If you do not see the environment enabled in the command prompt when you log in as the Neahttadigisánit user, run the following from this user’s home directory:

    source neahtta_env/bin/activate

If you do not see changes to the command prompt name, check which python to make sure it is active if you do not see it in the bash prompt. If it still doesn’t work, there are probably problems with virtualenv.

Typically you should see something like:

    (neahtta_env)[neahtta@gtdict ~]$

ISO notes and internationalization language code vs. lexicon/FST language code

Because most browsers report what language they use using the 2-character ISO 639-1 code, any localization that has a 2-character code, (north sámi has se, so lucky!), we must use this code. If it doesn’t, then creating new localizations with the 3-character code (ISO 639-2) will be necessary. Also, neahtta.py may not actually handle some of these 3-character localizations as well, so this will need to be fixed.

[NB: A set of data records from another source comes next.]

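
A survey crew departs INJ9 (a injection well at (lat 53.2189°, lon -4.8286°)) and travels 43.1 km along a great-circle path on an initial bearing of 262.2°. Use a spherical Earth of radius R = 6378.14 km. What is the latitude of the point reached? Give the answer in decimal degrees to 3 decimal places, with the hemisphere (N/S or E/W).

δ = d/R = 43.1/6378.14 = 0.006757 rad
φ₂ = arcsin(sin φ₁ cos δ + cos φ₁ sin δ cos θ)
   = arcsin(0.80093·0.99998 + 0.59876·0.00676·-0.13572) = 53.16464°
λ₂ = λ₁ + atan2(sin θ sin δ cos φ₁, cos δ − sin φ₁ sin φ₂) = -5.46844°

53.165°N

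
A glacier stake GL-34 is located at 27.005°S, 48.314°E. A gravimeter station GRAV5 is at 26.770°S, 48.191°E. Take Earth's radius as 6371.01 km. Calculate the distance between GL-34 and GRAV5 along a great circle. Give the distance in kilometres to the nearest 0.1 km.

Δφ = 0.2350°,  Δλ = -0.1230°
a = sin²(Δφ/2) + cos φ₁ cos φ₂ sin²(Δλ/2) = 0.000005
c = 2·arcsin(√a) = 0.004526 rad = 0.2593°
d = R·c = 6371.01 × 0.004526 = 28.8 km

28.8 km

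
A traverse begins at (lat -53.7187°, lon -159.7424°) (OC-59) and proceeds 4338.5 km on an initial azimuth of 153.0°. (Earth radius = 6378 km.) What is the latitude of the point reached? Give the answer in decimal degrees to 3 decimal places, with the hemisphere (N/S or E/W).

δ = d/R = 4338.5/6378 = 0.680229 rad
φ₂ = arcsin(sin φ₁ cos δ + cos φ₁ sin δ cos θ)
   = arcsin(-0.80612·0.77743 + 0.59175·0.62897·-0.89101) = -73.40129°
λ₂ = λ₁ + atan2(sin θ sin δ cos φ₁, cos δ − sin φ₁ sin φ₂) = -71.40317°

73.401°S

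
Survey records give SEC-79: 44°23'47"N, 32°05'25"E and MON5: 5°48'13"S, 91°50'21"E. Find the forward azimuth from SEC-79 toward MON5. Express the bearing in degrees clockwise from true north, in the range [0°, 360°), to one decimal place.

116.2°

SEC-79: φ = +44.39639°, λ = +32.09028°
MON5: φ = -5.80361°, λ = +91.83917°
Δλ = 59.7489°
y = sin Δλ · cos φ₂ = 0.859398
x = cos φ₁ sin φ₂ − sin φ₁ cos φ₂ cos Δλ = -0.422906
θ = atan2(y, x) = 116.2016° → 116.2016° (mod 360°)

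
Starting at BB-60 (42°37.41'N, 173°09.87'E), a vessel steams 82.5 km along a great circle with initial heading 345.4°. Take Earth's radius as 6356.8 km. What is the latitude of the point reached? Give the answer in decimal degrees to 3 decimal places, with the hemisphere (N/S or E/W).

BB-60: φ = +42.62350°, λ = +173.16450°
δ = d/R = 82.5/6356.8 = 0.012978 rad
φ₂ = arcsin(sin φ₁ cos δ + cos φ₁ sin δ cos θ)
   = arcsin(0.67718·0.99992 + 0.73582·0.01298·0.96771) = 43.34280°
λ₂ = λ₁ + atan2(sin θ sin δ cos φ₁, cos δ − sin φ₁ sin φ₂) = 172.90677°

43.343°N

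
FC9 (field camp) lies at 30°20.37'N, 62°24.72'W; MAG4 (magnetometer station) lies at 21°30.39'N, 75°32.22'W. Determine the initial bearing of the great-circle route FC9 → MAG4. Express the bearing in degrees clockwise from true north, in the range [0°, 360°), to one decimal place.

FC9: φ = +30.33950°, λ = -62.41200°
MAG4: φ = +21.50650°, λ = -75.53700°
Δλ = -13.1250°
y = sin Δλ · cos φ₂ = -0.211266
x = cos φ₁ sin φ₂ − sin φ₁ cos φ₂ cos Δλ = -0.141278
θ = atan2(y, x) = -123.7715° → 236.2285° (mod 360°)

236.2°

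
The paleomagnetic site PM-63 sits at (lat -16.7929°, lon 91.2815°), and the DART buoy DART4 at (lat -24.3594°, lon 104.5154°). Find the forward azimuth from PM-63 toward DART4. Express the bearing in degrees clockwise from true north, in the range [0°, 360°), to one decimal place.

Δλ = 13.2339°
y = sin Δλ · cos φ₂ = 0.208547
x = cos φ₁ sin φ₂ − sin φ₁ cos φ₂ cos Δλ = -0.138666
θ = atan2(y, x) = 123.6206° → 123.6206° (mod 360°)

123.6°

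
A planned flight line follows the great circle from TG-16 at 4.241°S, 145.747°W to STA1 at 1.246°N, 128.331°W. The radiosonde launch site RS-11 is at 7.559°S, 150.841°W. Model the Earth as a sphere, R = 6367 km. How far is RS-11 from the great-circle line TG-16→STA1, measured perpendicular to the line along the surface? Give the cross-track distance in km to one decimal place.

188.9 km

δ₁₃ = central angle TG-16→RS-11 = 0.105699 rad  (haversine)
θ₁₃ = bearing TG-16→RS-11 = 236.541°,  θ₁₂ = bearing TG-16→STA1 = 72.870°
dₓₜ = R·arcsin(sin δ₁₃ · sin(θ₁₃ − θ₁₂)) = 6367·arcsin(0.10550·sin(163.671°)) = 188.881 km
|dₓₜ| = 188.881 km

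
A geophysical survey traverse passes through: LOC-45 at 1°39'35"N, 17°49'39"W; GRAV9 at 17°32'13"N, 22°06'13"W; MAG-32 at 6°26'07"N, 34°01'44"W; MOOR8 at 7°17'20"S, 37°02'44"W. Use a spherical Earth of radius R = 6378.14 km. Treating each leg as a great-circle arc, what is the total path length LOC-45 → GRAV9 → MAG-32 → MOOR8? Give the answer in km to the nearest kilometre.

LOC-45: φ = +1.65972°, λ = -17.82750°
GRAV9: φ = +17.53694°, λ = -22.10361°
MAG-32: φ = +6.43528°, λ = -34.02889°
MOOR8: φ = -7.28889°, λ = -37.04556°
LOC-45→GRAV9: c = 0.286648 rad, d = 1828.28 km
GRAV9→MAG-32: c = 0.280787 rad, d = 1790.90 km
MAG-32→MOOR8: c = 0.245223 rad, d = 1564.07 km
Total = 1828.28 + 1790.90 + 1564.07 = 5183.24 km

5183 km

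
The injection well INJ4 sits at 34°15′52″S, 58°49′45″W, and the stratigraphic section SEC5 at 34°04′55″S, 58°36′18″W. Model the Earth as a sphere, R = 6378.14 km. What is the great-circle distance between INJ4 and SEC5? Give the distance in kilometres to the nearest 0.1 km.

INJ4: φ = -34.26444°, λ = -58.82917°
SEC5: φ = -34.08194°, λ = -58.60500°
Δφ = 0.1825°,  Δλ = 0.2242°
a = sin²(Δφ/2) + cos φ₁ cos φ₂ sin²(Δλ/2) = 0.000005
c = 2·arcsin(√a) = 0.004541 rad = 0.2602°
d = R·c = 6378.14 × 0.004541 = 29.0 km

29.0 km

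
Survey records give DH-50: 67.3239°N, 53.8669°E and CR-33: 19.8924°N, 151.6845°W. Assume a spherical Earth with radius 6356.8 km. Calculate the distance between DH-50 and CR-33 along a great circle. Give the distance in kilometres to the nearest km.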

Currently supported localizations:

May be found in translations/, but for ease of finding out:

Common error messages and troubleshooting

babel.core.UnknownLocaleError: unknown locale sms

This means that the locale directory is missing a .dat file for the locale. Follow the procedure in the ‘Adding new locales’ section or ensure that you are running the fab process only for the project you are working on.

catalog translations/sma/LC_MESSAGES/messages.po is marked as fuzzy, skipping

Babel marks things with #, fuzzy when it can’t find the line in the source code that the string belongs on, however it’s not a big problem if line numbers are missing. As such, to compile, delete lines containing #, fuzzy, and alternatively determine why there are no line numbers.

Sometimes the first translation string in the catalogue will be marked fuzzy, but this is because it is blank. The first message must be blank for the meta-data, so delete the fuzzy comment if it appears, but leave the string.